In this case, most of the 27 defendants are not mentioned in the body of the complaint. It appears that Hill named numerous defendants because they have supervisory authority or were somehow involved in responding to Hill's grievances. Neither is sufficient to establish liability under Section 1983. See Dooley, 957 F.3d at 374. Hill also named the Pennsylvania Department of Corrections, which is not a “person” that can be sued under Section 1983. See Adams v. Hunsberger, 262 Fed.Appx. 478, 481 (3d Cir. 2008). Therefore, the Court assesses Hill's claims against those individuals for whom the complaint offers a factual basis to infer personal involvement in the alleged wrongs.
B. Retaliation
The Court interprets Hill to allege that the defendants retaliated against him for making “calls to the abuse/PREA hotline,” in violation of the First Amendment. An inmate retains First Amendment protections when they are “not inconsistent” with prisoner status or with the “legitimate penological objectives of the corrections system.” Wisniewski v. Fisher, 857 F.3d 152, 156 (3d Cir. 2017) (quoting Newman v. Beard, 617 F.3d 775, 781 (3d Cir. 2010)). To state a prima facie case of First Amendment retaliation, a plaintiff must show that (1) he was engaged in constitutionally protected conduct, (2) he suffered an “adverse action” by prison officials sufficient to deter a person of ordinary firmness from exercising his First Amendment rights, and (3) the plaintiff's protected conduct was a “substantial or motivating factor” in the prison officials' decision to take the adverse action. Wisniewski, 857 F.3d at 156 (citations and quotations omitted).
A prisoner's PREA complaint, or expression of intent to file a PREA complaint, constitutes protected activity. Naranjo v. Walter, No. 22-3435, 2023 WL 5928506, at *2 (3d Cir. Sept. 12, 2023) (citing Watson v. Rozum, 834 F.3d 417, 422-23 (3d Cir. 2016)). Hill alleges that other officers told him that Lieutenants Mertin and Baity were angry about his PREA complaints. Hill offers no detail about the PREA complaints, and there are no facts supporting a reasonable inference that these officers from SCi-Phoenix (where Hill was only staying for short periods) were implicated in the complaints. See Nunez v. Wetzel, No. 1:21-CV-01484, 2023 WL 2385931, at *5 (M.D. Pa. Mar. 6, 2023) (listing dismissals of retaliation claims where the alleged retaliator was not the target of the protected activity).
Moreover, the complaint does not allege an adverse action by Martin or Baity.

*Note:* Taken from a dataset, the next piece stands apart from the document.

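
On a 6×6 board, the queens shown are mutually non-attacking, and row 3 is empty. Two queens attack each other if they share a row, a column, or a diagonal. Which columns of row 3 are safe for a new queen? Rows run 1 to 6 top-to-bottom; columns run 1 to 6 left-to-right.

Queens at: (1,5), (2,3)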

Although they were allegedly “angry” and “refused to have [Hill's property] packed up,” the belongings were ultimately packed by another officer. To the extent there was an adverse action, it was taken by this third, unnamed officer, who sent Hill's belongings to the wrong prison. But Hill offers no facts supporting a reasonable inference that this officer was aware of his PREA complaints, or that they were in any way a “substantial or motivating factor” in that officer's treatment of his property. The complaint fails to state a claim on this ground.
C. Privacy of Legal Mail
Next, Hill asserts a violation of his “rights to keep [his] legal mail private.” An inmate can state a First Amendment claim by alleging a pattern or practice of opening legal mail outside the inmate's presence. Gibson v. Erickson, 830 Fed.Appx. 372, 373 (3d Cir. 2020). However, there is no allegation that any officer opened Hill's mail. Hill presumably means that his rights to privacy were violated when the officers lost his documents, some of which had been legal mail. But even if the defendant(s) knew these were legal documents, there is no indication that any defendant reviewed privileged material, or that the review was for an improper purpose. The allegation that the documents were ultimately lost or destroyed does not itself support an inference that any defendant violated Hill's right to private legal mail.
D. Denial of Access to Courts
Finally, Hill pursues a claim for denial of access to the courts based on the loss of his legal documents. Under the First and Fourteenth Amendments, prisoners retain a right of access to the courts. See Lewis v. Casey, 518 U.s. 343, 346 (1996). Where prisoners assert that defendants' actions have inhibited their opportunity to present a past legal claim, they must show (1) that they suffered an “actual injury,” i.e., that they lost a chance to pursue a “nonfrivolous” or “arguable” underlying claim; and (2) that they have no other “remedy that may be awarded as recompense” for the lost claim other than in the present denial of access suit. Monroe v. Beard, 536 F.3d 198, 205-06 (3d Cir. 2008) (quoting Christopher v. Harbury, 536 U.S. 403, 415 (2002)). The complaint must describe the underlying legal claim well enough to show that it is “more than mere hope.” Monroe, 536 F.3d at 206.
By this standard, Hill's bare allegations that the missing documents “caused” continuances of his trial and “caused” him to lose his PCRA case are insufficient. See Monroe, 536 F.3d at 206 (affirming dismissal where defendants seized legal documents and plaintiffs “alleged that they lost the opportunity to pursue attacks of their convictions and civil rights claims but did not specify facts demonstrating that the claims were nonfrivolous. Nor did they maintain that they had no other remedy to compensate them.”); see also Heath v. Link, 787 Fed.Appx. 133, 136 (3d Cir. 2019) (plaintiff failed to “describe the [seized] legal materials or the claims the materials would purportedly support”).
Hill could not state a claim based on his custody case, because only challenges to a criminal sentence or conditions of confinement support an access-to-courts injury. “Impairment of any other litigating capacity is simply one of the incidental (and perfectly constitutional) consequences of conviction and incarceration.” Lewis, 518 U.S. at 355.
IV. Conclusion
The Court will grant the motion to proceed in forma pauperis (Doc. 6) and grant Hill the opportunity to file an amended complaint prior to dismissing this case. Grayson, 293 F.3d at 108. An appropriate Order follows.